En las fotografías a Sabato se le ve siempre cara de buena persona, aunque había un poso de tristeza visible. Tiraba a melancólico el gesto que la ocupaba. Una especie de honda preocupación parecía desquiciarla. Algo así (melancolía, preocupación, desquicio) había en El túnel, la historia del pintor que debía matar a la única persona que podría dar a su vida un sentido, o Sobre héroes y tumbas, la historia de un joven irremediablemente solo en un país (Argentina) irremediablemente enfermo. No he leído Abaddón el exterminador, aunque ahí está en una balda a mi espalda, quizá feliz al saber (quién sabe cómo funcionan los libros en sus adentros) que estoy hablando de sus dos hermanas mayores, tan queridas. Una sola obra (una especie de milagro sin continuación) bastaría para que adoremos a un escritor. Lo prolífico no es señal alguna, aunque se la mire con agrado y nos contente saber que tenemos montones de libros que leer de alguien que acabamos de conocer. Como si acabáramos de nacer y supiéramos de cuajo que tenemos una vida entera por delante, cuándo no se tiene.
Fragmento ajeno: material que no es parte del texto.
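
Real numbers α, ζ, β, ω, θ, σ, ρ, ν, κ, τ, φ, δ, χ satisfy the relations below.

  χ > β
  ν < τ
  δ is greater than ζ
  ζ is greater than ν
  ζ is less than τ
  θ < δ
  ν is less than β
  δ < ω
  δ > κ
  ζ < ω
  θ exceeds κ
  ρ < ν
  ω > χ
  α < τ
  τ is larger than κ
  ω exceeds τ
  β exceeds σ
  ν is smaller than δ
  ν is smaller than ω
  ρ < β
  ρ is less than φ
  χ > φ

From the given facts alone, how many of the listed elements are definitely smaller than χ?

5

Directly below χ: φ, β.
One step further: ρ, ν, σ (5 so far).
Nothing else is reachable below χ; 5 in all.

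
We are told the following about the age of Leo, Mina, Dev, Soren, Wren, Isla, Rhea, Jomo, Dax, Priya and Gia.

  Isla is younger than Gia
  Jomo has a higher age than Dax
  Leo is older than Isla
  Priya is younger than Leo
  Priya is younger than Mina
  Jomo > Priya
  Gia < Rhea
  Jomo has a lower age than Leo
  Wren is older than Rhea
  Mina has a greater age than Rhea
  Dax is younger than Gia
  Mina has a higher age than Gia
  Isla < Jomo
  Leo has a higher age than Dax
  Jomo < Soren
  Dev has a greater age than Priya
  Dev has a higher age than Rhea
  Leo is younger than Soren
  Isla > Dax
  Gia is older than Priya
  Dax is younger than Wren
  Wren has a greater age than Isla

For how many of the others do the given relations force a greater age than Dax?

The elements the relations force above Dax are Isla, Jomo, Gia, Rhea, Leo, Soren, Dev, Mina, Wren — no chain reaches any other.
That is 9.

9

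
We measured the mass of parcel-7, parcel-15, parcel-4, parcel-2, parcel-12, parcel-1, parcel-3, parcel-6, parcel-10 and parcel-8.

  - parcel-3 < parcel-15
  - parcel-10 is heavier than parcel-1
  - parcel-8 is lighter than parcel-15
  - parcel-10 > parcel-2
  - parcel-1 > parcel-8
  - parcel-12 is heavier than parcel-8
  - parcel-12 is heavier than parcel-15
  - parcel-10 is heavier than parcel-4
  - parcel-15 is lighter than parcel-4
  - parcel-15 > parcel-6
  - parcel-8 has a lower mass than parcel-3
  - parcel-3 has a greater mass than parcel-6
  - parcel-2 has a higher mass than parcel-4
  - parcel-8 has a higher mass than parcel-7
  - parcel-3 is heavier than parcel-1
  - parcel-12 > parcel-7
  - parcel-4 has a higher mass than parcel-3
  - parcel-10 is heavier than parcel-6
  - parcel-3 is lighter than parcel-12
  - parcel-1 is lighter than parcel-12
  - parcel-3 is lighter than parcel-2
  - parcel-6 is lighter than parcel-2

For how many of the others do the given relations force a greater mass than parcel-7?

The elements the relations force above parcel-7 are parcel-8, parcel-1, parcel-3, parcel-15, parcel-4, parcel-2, parcel-12, parcel-10 — no chain reaches any other.
That is 8.

8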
Hay una luz en la literatura que a veces coincide con la progresiva o abrupta ceguera del escritor. Borges llevaba casi toda la vida ciego cuando murió. A Sabato le sobrevino la sombra al final de su vida, pero decidió cegar también la escritura. Dijo escribir para no morirse, pero debía estar mintiendo, en el fondo. También que pintar era tan hermoso como inventar cuentos. La escritura es menudencia, cosa que se extrae poco a poco y se va imponiendo a la realidad, pero la pintura es algo grandioso, que se acepta y se conoce en una única mirada, deslumbrante esa mirada cuando el objeto mirado rebosa en belleza o en significado, a lo mejor son las dos cosas la misma. Borges no escribió nada sobre pintura, que yo sepa. O, al menos, no con entrega y ardor. Sabato era consciente de la solemnidad de lo plástico. Las imágenes tienen la elocuencia suficiente como para que no haga falta traducirlas en palabras, herramientas menores, artefactos con un error de fábrica ya de antemano: el de contar, no el de ver. Sabato sabía eso muy bien. No intervenía ninguna circunstancia religiosa que lo hiciera temblar o sentir algo parecido al disfrute de lo puro espiritual. "Pero dígame, Borges, si no cree en Dios, ¿por qué escribe tantas historias teológicas?", le preguntó. "Creo en la teología como literatura fantástica. Es la perfección del género", le contestó el maestro.  Yo les creo. Digan lo que digan.